Profit oil is oil produced after covering a field's basic
development costs. The winner of an auction for rights in the
Polygon will be the company or group that offers the state the
largest share of this oil to sell on its own account.
"This percentage can't be fixed by law, the amendment
conspires against the idea of an auction," IBP President João
Carlos de Luca told reporters in Rio de Janeiro. He said the new
rule "runs roughshod" over auction regulations that are being
put together by Brazilian oil regulator ANP.
The amendment, also opposed by the government of President
Dilma Rousseff, passed the lower house during a flurry of
activity prompted by three weeks of huge public demonstrations
that have jolted Brazil's political elite.

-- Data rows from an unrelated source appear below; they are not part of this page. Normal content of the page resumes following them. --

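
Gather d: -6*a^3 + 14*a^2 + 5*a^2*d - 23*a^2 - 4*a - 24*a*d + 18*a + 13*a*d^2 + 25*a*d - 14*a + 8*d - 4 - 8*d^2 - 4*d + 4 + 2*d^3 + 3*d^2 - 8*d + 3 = -6*a^3 - 9*a^2 + 2*d^3 + d^2*(13*a - 5) + d*(5*a^2 + a - 4) + 3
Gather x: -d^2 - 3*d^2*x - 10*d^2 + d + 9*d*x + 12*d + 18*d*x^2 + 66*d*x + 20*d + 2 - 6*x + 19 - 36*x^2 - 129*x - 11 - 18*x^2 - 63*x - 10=-11*d^2 + 33*d + x^2*(18*d - 54) + x*(-3*d^2 + 75*d - 198)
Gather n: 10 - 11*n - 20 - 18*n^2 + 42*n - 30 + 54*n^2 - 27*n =36*n^2 + 4*n - 40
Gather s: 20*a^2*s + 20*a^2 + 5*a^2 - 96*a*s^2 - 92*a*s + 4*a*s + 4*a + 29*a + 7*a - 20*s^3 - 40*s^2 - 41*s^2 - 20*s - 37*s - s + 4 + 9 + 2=25*a^2 + 40*a - 20*s^3 + s^2*(-96*a - 81) + s*(20*a^2 - 88*a - 58) + 15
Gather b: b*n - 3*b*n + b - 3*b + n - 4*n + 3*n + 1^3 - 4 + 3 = b*(-2*n - 2)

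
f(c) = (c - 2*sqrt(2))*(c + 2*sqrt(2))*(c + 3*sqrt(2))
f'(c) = (c - 2*sqrt(2))*(c + 2*sqrt(2)) + (c - 2*sqrt(2))*(c + 3*sqrt(2)) + (c + 2*sqrt(2))*(c + 3*sqrt(2))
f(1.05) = -36.51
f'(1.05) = 4.22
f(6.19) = 316.28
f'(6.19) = 159.47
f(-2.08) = -7.94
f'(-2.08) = -12.67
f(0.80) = -37.11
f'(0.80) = 0.71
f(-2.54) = -2.64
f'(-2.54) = -10.20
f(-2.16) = -6.94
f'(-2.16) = -12.33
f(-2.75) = -0.65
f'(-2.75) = -8.65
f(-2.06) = -8.20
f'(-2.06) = -12.75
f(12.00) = 2209.00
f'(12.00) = 525.82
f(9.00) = 966.71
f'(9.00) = 311.37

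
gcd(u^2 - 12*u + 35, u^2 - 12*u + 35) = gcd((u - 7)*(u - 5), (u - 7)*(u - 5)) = u^2 - 12*u + 35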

While the protests began over rising bus fares, they have
swelled into a broad attack on politics as usual with a
particular focus on rampant corruption, the cost of hosting
events like the soccer World Cup and Olympics, and poor public
services such as health and education.
While the bill must pass the Senate and receive Rousseff's
approval to become law, it has caused serious concern among
members of the oil industry who believe it could complicate
future oil-rights auctions, de Luca said.
The government's oil and gas secretary Marco Antonio Martins
also criticized the amendment on Thursday for altering rules
established in 2010 under which Brazil plans to sell the giant
Libra prospect on Oct. 22.
Libra has an estimated 12 billion barrels of recoverable
reserves, making it Brazil's largest discovery ever and the
world's biggest oil prospect ever to be put up for auction,
according to the ANP.
The auction will also be Brazil's first under a production
sharing system that applies only to the Subsalt Polygon, an area
half the size of Italy that may hold as much as 100 billion
barrels of oil, according to Rio de Janeiro-State University.